From the super-creepy opening sequence, Alverez’s update announces its fondness for the source material and his joyous aspiration to stretch that tale to its fullest, nastiest potential. He also shows a real skill for putting nail guns, machetes, hammers, electric meat slicers, hypodermics, even your standard bathroom mirror to fascinating new uses.
Yes, this is a bad film. It certainly falls into the “so bad it’s good” category, but it’s actually more than that. A seriously subversive film with blatant homosexual undertones, Sleepaway Camp is a bizarre take on the summer camp slasher. It’s also wildly entertaining.
It may be the shocking finale that gave the film its cult status, but it’s writer/director Robert Hilzik’s off-center approach to horror that makes it interesting. Dreamy flashbacks, weirdly gruesome murders, and a creepy (yet somehow refreshing) preoccupation with beefcake separate this one from the pack.
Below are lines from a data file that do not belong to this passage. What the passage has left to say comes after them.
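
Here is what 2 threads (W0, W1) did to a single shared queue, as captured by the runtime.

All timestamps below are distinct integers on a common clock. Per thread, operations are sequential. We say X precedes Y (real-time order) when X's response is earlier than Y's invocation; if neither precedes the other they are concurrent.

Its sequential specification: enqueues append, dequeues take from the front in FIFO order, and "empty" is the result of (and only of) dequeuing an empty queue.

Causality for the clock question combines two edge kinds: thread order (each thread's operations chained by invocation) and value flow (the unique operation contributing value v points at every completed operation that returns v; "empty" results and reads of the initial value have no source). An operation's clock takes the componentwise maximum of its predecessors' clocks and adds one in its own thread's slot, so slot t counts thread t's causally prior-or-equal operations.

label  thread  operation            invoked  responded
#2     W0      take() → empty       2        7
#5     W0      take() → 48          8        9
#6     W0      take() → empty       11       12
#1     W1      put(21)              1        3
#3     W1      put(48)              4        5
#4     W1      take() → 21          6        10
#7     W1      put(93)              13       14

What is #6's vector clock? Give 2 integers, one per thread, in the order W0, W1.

#1, invoked 1, has no incoming edges; only W1's bump applies → (0, 1)
#2, invoked 2, has no incoming edges; only W0's bump applies → (1, 0)
invoked at 4, #3 merges VC(#1)=(0, 1) and bumps W1's slot → (0, 2)
invoked at 6, #4 merges VC(#1)=(0, 1), VC(#3)=(0, 2) and bumps W1's slot → (0, 3)
invoked at 13, #7 merges VC(#4)=(0, 3) and bumps W1's slot → (0, 4)
invoked at 8, #5 merges VC(#2)=(1, 0), VC(#3)=(0, 2) and bumps W0's slot → (2, 2)
invoked at 11, #6 merges VC(#5)=(2, 2) and bumps W0's slot → (3, 2)
target: VC(#6) = (3, 2)

(3, 2)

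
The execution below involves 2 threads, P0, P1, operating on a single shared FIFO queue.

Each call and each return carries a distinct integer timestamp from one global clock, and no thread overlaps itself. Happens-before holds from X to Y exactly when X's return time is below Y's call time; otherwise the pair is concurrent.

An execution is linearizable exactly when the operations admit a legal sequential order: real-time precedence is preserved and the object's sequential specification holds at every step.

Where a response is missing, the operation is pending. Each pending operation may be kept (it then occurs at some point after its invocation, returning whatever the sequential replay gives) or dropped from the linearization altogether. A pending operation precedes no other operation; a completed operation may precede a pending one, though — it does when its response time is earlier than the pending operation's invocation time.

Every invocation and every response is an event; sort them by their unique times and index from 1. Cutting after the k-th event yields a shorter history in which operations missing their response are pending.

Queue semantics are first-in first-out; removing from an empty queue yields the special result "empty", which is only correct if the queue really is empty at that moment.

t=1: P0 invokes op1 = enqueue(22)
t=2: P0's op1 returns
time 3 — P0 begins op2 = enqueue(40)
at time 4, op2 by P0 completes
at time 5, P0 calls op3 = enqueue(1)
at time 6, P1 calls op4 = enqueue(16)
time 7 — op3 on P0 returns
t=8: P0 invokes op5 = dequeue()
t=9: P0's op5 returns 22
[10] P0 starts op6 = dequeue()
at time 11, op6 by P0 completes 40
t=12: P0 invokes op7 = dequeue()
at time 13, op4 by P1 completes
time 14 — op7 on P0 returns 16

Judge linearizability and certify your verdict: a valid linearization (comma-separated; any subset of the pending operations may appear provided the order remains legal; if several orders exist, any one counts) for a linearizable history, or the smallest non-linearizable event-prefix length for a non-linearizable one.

after step 1 (op1 enqueue(22)): queue <22>
after step 2 (op2 enqueue(40)): queue <22,40>
after step 3 (op4 enqueue(16)): queue <22,40,16>
after step 4 (op3 enqueue(1)): queue <22,40,16,1>
after step 5 (op5 dequeue() → 22): queue <40,16,1>
after step 6 (op6 dequeue() → 40): queue <16,1>
after step 7 (op7 dequeue() → 16): queue <1>

linearizable — witness: op1, op2, op4, op3, op5, op6, op7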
It’s not scary, certainly, but it is all manner of wrong. Aunt Martha – what kind of mad genius is this? The kill sequences are hugely imaginative, and the subversive approach to the entire film makes it hard to believe more people haven’t seen this gem.
There are sequels. They are worth skipping, although the first two boast the casting of Bruce Springsteen’s sister Pamela as the chipper sadist hatcheting her way through campers. So at least you have that.